Math Autobiography

I am not a math person. I do not have a brain made to solve equations, and I have never liked numbers too much. Instead, I am more of a letter-and-word person. I love stories, and I like writing them even more.

Math has never really told me much of a story, until I started Algebra. To solve an algebraic equation, you need to tell a story or you’re going to get a big fat zero on that test you spend a week worrying about. Those little math equations with letters actually made sense for me – finally! Something that clicked! When I started this unit in my grade seven math class, I finally decided maybe, just maybe, I could like math.

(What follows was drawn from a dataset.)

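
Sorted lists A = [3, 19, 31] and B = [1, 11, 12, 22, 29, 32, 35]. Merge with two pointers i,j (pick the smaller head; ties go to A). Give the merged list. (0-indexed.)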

Prior to this epiphany, if anybody asked me what my most hated subject was, I would automatically say Math. The numbers confused me and swam around my brain, meaningless and pounding my skull. I could bluff my way through textbooks well enough, I just never figured out why. I didn’t like math because I am a “Why” person, like one of those kids that constantly asks “why” after an answer is given until their victim becomes infuriated. Until I started delving deeper into math equations, I only wanted to know why these equations existed and why I had to do them in a specific way.

I hated math with a passion by the beginning of middle school, but not only because I wasn’t getting any valid answers – I didn’t understand it. Normally, everything I learn in school clicks in my head. It makes sense, and I can easily explain it to someone. But I never had that in math, especially long division. All the different equations I had to do and numbers I had to keep track of simply hurt my head and made me want to burn the worksheet. That is when my grades began to suffer, but soon enough, a teacher explained it to me in a way that finally made sense – with words. He explained the equations with stories and told me that’s how I learned. Since then, I have remembered this. When I struggled with integers, I made a story for each equation involving a man named Bob walking back and forwards.

Math was never a very significant part of my growing up, besides something to despise. But stories always have been, so if a math equation can have a beginning, a middle, and an end, I’ll be okay.